Jika kamu mengerti, mungkin kamu pernah ada pada situasi seperti itu. Atas segala curahan yang pernah dititipkan ke seseorang, tiba-tiba saja sirna, lebur bersama pelangi menjelang senja, dan lenyap dihempas asa yang terasa sejuk tapi melelahkan.

Harap yang sudah kau cukupkan pada hal yang pasti. Namun ternyata salah. Kehabisan harap adalah kehampaan yang makin berkuasa di-dirimu.
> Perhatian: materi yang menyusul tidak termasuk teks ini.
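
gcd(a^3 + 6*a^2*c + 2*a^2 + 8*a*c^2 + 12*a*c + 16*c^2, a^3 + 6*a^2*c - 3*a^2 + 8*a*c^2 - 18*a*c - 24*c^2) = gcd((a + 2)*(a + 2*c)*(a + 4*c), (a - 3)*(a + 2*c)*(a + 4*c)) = a^2 + 6*a*c + 8*c^2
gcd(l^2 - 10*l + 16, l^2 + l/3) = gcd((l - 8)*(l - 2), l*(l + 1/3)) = 1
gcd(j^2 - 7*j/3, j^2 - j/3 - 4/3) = 1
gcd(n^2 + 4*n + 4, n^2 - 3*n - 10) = n + 2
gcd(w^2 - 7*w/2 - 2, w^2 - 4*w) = w - 4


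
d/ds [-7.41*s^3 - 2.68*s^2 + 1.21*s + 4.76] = -22.23*s^2 - 5.36*s + 1.21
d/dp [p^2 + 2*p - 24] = 2*p + 2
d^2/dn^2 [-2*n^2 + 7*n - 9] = -4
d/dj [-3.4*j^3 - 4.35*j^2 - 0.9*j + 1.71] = -10.2*j^2 - 8.7*j - 0.9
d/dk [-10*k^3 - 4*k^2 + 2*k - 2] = -30*k^2 - 8*k + 2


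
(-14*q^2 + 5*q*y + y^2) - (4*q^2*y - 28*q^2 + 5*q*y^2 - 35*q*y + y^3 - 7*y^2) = -4*q^2*y + 14*q^2 - 5*q*y^2 + 40*q*y - y^3 + 8*y^2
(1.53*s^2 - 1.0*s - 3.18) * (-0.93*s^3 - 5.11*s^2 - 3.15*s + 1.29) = -1.4229*s^5 - 6.8883*s^4 + 3.2479*s^3 + 21.3735*s^2 + 8.727*s - 4.1022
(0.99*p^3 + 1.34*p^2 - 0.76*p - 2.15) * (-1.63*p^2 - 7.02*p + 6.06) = -1.6137*p^5 - 9.134*p^4 - 2.1686*p^3 + 16.9601*p^2 + 10.4874*p - 13.029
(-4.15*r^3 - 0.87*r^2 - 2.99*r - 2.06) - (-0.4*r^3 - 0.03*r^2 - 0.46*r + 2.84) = -3.75*r^3 - 0.84*r^2 - 2.53*r - 4.9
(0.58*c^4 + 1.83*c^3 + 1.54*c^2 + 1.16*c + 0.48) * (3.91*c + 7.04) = 2.2678*c^5 + 11.2385*c^4 + 18.9046*c^3 + 15.3772*c^2 + 10.0432*c + 3.3792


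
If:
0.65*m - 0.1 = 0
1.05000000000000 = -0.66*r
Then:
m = 0.15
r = -1.59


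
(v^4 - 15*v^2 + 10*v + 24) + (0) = v^4 - 15*v^2 + 10*v + 24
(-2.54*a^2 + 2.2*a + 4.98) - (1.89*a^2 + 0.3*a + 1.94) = -4.43*a^2 + 1.9*a + 3.04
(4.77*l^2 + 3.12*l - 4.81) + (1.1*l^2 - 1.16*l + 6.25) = 5.87*l^2 + 1.96*l + 1.44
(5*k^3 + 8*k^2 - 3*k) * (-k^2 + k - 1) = -5*k^5 - 3*k^4 + 6*k^3 - 11*k^2 + 3*k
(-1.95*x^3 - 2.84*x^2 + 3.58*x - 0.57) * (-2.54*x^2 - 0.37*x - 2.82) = 4.953*x^5 + 7.9351*x^4 - 2.5434*x^3 + 8.132*x^2 - 9.8847*x + 1.6074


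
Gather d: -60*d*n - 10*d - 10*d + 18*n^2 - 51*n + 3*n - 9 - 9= d*(-60*n - 20) + 18*n^2 - 48*n - 18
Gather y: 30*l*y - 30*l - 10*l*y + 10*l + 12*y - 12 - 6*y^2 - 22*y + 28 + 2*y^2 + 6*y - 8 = -20*l - 4*y^2 + y*(20*l - 4) + 8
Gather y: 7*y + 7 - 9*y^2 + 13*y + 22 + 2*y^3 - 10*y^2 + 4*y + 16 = 2*y^3 - 19*y^2 + 24*y + 45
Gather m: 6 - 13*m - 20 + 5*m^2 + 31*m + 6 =5*m^2 + 18*m - 8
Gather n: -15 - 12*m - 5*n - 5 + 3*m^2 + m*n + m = 3*m^2 - 11*m + n*(m - 5) - 20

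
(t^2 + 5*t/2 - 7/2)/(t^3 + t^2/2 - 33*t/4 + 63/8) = 4*(t - 1)/(4*t^2 - 12*t + 9)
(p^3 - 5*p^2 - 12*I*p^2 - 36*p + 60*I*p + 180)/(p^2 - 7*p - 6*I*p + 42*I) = (p^2 - p*(5 + 6*I) + 30*I)/(p - 7)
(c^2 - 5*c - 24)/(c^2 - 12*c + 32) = (c + 3)/(c - 4)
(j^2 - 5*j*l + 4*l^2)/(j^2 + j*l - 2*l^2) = (j - 4*l)/(j + 2*l)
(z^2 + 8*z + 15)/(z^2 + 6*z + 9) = (z + 5)/(z + 3)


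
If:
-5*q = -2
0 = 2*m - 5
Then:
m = 5/2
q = 2/5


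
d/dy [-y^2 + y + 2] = 1 - 2*y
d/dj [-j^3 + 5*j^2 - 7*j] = -3*j^2 + 10*j - 7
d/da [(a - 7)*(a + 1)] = 2*a - 6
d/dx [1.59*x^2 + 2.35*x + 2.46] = 3.18*x + 2.35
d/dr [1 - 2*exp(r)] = -2*exp(r)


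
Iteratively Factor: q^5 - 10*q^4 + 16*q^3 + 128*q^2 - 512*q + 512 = (q + 4)*(q^4 - 14*q^3 + 72*q^2 - 160*q + 128) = (q - 4)*(q + 4)*(q^3 - 10*q^2 + 32*q - 32) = (q - 4)^2*(q + 4)*(q^2 - 6*q + 8) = (q - 4)^2*(q - 2)*(q + 4)*(q - 4)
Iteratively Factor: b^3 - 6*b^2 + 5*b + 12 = (b - 3)*(b^2 - 3*b - 4) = (b - 4)*(b - 3)*(b + 1)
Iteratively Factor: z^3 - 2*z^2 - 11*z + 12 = (z - 1)*(z^2 - z - 12) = (z - 4)*(z - 1)*(z + 3)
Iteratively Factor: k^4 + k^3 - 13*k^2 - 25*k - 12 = (k - 4)*(k^3 + 5*k^2 + 7*k + 3) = (k - 4)*(k + 1)*(k^2 + 4*k + 3) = (k - 4)*(k + 1)*(k + 3)*(k + 1)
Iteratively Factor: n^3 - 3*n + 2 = (n + 2)*(n^2 - 2*n + 1) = (n - 1)*(n + 2)*(n - 1)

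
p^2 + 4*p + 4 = (p + 2)^2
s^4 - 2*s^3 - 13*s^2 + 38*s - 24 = (s - 3)*(s - 2)*(s - 1)*(s + 4)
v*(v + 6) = v^2 + 6*v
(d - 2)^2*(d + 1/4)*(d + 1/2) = d^4 - 13*d^3/4 + 9*d^2/8 + 5*d/2 + 1/2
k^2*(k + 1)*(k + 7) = k^4 + 8*k^3 + 7*k^2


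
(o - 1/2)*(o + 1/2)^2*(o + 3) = o^4 + 7*o^3/2 + 5*o^2/4 - 7*o/8 - 3/8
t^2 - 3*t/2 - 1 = (t - 2)*(t + 1/2)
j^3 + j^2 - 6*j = j*(j - 2)*(j + 3)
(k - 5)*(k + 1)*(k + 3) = k^3 - k^2 - 17*k - 15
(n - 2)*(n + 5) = n^2 + 3*n - 10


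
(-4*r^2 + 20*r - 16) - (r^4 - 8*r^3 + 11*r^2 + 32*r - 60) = -r^4 + 8*r^3 - 15*r^2 - 12*r + 44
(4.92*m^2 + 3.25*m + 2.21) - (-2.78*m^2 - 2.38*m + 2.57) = 7.7*m^2 + 5.63*m - 0.36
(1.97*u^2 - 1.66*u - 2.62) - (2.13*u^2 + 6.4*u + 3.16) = -0.16*u^2 - 8.06*u - 5.78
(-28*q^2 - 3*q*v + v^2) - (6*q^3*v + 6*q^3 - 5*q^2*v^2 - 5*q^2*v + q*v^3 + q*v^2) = -6*q^3*v - 6*q^3 + 5*q^2*v^2 + 5*q^2*v - 28*q^2 - q*v^3 - q*v^2 - 3*q*v + v^2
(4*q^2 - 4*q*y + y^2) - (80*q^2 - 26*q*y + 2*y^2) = -76*q^2 + 22*q*y - y^2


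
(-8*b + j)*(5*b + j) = -40*b^2 - 3*b*j + j^2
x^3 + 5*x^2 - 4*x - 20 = (x - 2)*(x + 2)*(x + 5)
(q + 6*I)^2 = q^2 + 12*I*q - 36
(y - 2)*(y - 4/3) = y^2 - 10*y/3 + 8/3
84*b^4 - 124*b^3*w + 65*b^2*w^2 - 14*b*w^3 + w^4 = (-7*b + w)*(-3*b + w)*(-2*b + w)^2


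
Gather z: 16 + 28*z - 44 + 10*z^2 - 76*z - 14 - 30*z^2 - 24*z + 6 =-20*z^2 - 72*z - 36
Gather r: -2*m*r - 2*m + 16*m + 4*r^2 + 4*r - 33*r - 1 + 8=14*m + 4*r^2 + r*(-2*m - 29) + 7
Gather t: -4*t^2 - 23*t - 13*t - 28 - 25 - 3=-4*t^2 - 36*t - 56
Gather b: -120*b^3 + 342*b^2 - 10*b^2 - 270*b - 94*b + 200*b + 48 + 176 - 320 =-120*b^3 + 332*b^2 - 164*b - 96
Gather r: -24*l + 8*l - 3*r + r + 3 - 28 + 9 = -16*l - 2*r - 16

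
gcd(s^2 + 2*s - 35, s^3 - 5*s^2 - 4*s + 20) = s - 5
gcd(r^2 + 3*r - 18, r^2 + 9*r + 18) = r + 6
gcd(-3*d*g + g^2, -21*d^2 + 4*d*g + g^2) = 3*d - g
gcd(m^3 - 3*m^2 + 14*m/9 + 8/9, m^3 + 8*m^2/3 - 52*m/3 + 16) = m^2 - 10*m/3 + 8/3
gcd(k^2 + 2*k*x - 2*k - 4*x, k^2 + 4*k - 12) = k - 2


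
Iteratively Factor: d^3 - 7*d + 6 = (d - 1)*(d^2 + d - 6) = (d - 1)*(d + 3)*(d - 2)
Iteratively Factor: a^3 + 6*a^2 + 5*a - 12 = (a - 1)*(a^2 + 7*a + 12) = (a - 1)*(a + 4)*(a + 3)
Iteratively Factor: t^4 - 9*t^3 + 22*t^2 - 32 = (t - 4)*(t^3 - 5*t^2 + 2*t + 8) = (t - 4)^2*(t^2 - t - 2) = (t - 4)^2*(t - 2)*(t + 1)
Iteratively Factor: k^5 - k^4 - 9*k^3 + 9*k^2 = (k + 3)*(k^4 - 4*k^3 + 3*k^2) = (k - 1)*(k + 3)*(k^3 - 3*k^2) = k*(k - 1)*(k + 3)*(k^2 - 3*k) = k*(k - 3)*(k - 1)*(k + 3)*(k)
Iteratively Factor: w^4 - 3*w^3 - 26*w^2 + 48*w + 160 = (w + 2)*(w^3 - 5*w^2 - 16*w + 80) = (w + 2)*(w + 4)*(w^2 - 9*w + 20) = (w - 4)*(w + 2)*(w + 4)*(w - 5)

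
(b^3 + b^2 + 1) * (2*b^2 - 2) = 2*b^5 + 2*b^4 - 2*b^3 - 2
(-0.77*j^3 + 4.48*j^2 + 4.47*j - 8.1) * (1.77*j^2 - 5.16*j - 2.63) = -1.3629*j^5 + 11.9028*j^4 - 13.1798*j^3 - 49.1846*j^2 + 30.0399*j + 21.303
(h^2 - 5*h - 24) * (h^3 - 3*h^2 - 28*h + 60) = h^5 - 8*h^4 - 37*h^3 + 272*h^2 + 372*h - 1440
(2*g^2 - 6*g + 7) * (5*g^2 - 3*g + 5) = 10*g^4 - 36*g^3 + 63*g^2 - 51*g + 35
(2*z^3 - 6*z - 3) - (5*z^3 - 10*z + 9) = -3*z^3 + 4*z - 12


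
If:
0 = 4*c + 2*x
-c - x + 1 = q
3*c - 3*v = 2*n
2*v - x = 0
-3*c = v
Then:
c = 0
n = 0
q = 1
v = 0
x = 0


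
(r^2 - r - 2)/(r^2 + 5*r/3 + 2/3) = 3*(r - 2)/(3*r + 2)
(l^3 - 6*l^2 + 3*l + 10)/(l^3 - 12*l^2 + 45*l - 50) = (l + 1)/(l - 5)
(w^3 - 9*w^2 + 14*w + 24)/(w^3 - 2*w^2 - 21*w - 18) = (w - 4)/(w + 3)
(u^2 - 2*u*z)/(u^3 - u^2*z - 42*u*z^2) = (-u + 2*z)/(-u^2 + u*z + 42*z^2)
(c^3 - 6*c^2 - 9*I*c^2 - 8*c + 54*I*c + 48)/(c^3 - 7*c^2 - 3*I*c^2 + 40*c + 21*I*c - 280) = (c^2 - c*(6 + I) + 6*I)/(c^2 + c*(-7 + 5*I) - 35*I)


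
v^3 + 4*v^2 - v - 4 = (v - 1)*(v + 1)*(v + 4)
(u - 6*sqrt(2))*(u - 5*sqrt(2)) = u^2 - 11*sqrt(2)*u + 60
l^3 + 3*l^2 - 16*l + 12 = (l - 2)*(l - 1)*(l + 6)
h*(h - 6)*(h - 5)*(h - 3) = h^4 - 14*h^3 + 63*h^2 - 90*h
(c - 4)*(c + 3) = c^2 - c - 12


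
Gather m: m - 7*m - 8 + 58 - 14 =36 - 6*m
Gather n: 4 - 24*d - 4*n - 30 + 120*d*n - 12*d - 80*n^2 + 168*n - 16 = -36*d - 80*n^2 + n*(120*d + 164) - 42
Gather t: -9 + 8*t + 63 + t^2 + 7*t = t^2 + 15*t + 54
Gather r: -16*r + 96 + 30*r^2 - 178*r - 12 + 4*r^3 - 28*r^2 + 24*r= 4*r^3 + 2*r^2 - 170*r + 84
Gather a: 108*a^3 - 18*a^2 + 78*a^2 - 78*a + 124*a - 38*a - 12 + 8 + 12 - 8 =108*a^3 + 60*a^2 + 8*a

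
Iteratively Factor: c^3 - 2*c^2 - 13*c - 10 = (c + 1)*(c^2 - 3*c - 10) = (c + 1)*(c + 2)*(c - 5)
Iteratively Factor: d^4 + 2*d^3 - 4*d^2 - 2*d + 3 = (d + 1)*(d^3 + d^2 - 5*d + 3) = (d - 1)*(d + 1)*(d^2 + 2*d - 3) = (d - 1)^2*(d + 1)*(d + 3)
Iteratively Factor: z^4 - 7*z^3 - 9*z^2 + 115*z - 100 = (z + 4)*(z^3 - 11*z^2 + 35*z - 25) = (z - 5)*(z + 4)*(z^2 - 6*z + 5) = (z - 5)*(z - 1)*(z + 4)*(z - 5)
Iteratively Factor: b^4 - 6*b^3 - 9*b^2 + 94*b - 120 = (b + 4)*(b^3 - 10*b^2 + 31*b - 30) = (b - 5)*(b + 4)*(b^2 - 5*b + 6) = (b - 5)*(b - 3)*(b + 4)*(b - 2)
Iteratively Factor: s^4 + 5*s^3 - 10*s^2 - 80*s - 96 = (s - 4)*(s^3 + 9*s^2 + 26*s + 24) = (s - 4)*(s + 3)*(s^2 + 6*s + 8) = (s - 4)*(s + 2)*(s + 3)*(s + 4)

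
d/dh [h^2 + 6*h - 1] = 2*h + 6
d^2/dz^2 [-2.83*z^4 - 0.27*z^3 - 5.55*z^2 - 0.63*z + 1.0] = -33.96*z^2 - 1.62*z - 11.1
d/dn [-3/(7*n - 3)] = 21/(7*n - 3)^2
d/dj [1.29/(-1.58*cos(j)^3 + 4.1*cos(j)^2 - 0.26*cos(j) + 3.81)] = (-6.1146*cos(j)^2 + 10.578*cos(j) - 0.3354)*sin(j)/(1.58*cos(j)^3 - 4.1*cos(j)^2 + 0.26*cos(j) - 3.81)^2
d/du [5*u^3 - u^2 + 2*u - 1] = 15*u^2 - 2*u + 2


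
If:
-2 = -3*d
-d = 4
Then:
No Solution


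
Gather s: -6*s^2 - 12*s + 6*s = -6*s^2 - 6*s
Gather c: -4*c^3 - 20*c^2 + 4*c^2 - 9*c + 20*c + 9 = -4*c^3 - 16*c^2 + 11*c + 9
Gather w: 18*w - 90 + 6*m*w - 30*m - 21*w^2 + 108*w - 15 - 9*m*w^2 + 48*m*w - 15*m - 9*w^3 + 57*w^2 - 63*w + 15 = -45*m - 9*w^3 + w^2*(36 - 9*m) + w*(54*m + 63) - 90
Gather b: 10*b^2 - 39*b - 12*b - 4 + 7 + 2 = 10*b^2 - 51*b + 5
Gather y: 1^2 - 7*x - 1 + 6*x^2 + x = 6*x^2 - 6*x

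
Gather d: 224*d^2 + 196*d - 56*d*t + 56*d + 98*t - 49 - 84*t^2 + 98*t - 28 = 224*d^2 + d*(252 - 56*t) - 84*t^2 + 196*t - 77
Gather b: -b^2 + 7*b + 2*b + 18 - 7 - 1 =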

Jangan biarkan waktu menyita sisa umurmu untuk suatu yang tak pasti pada ketetapan. Jika kau siap mendengar janji, kamu harus siap melepas janji itu terbang mengangkasa. Jangan mengabdi pada ucapan yang semu, iya tak akan berwujud meski jasadnya masih bernafas.
Iya tak akan bertahan bagai detak jantung yang selalu merahasiakan kapan ia terhenti.

Kala jiwa-mu  sendu, dan kehabisan cara untuk melanjutkan harapan, kembali lagi untuk mengenali dirimu, menyayangi dirimu utuh, jangan berlama-lama berduka, hanya akan membuat harga dirimu terluka, menukar jiwamu pada sesuatu yang kacau. Jangan menjadi bodoh berlama-lama. Untuk orang yang bodohnya dua kali lipat karna telah meninggalkanmu.

Suatu saat, jika kamu sudah mulai lelah berjalan, kau akan melihat muara. Muara yang akan membawamu membuka mata hingga menutupnya kembali tanpa rasa cemas. Kamu akan jadi bagian penyempurna iman seseorang, gundah akan berlalu-sirna.

Semoga...
Besok, setelah kamu melihat mentari, kau akan sembuh, dan akan datang seseorang yang selalu setia berdoa, dan kamu jawabannya dari doa itu.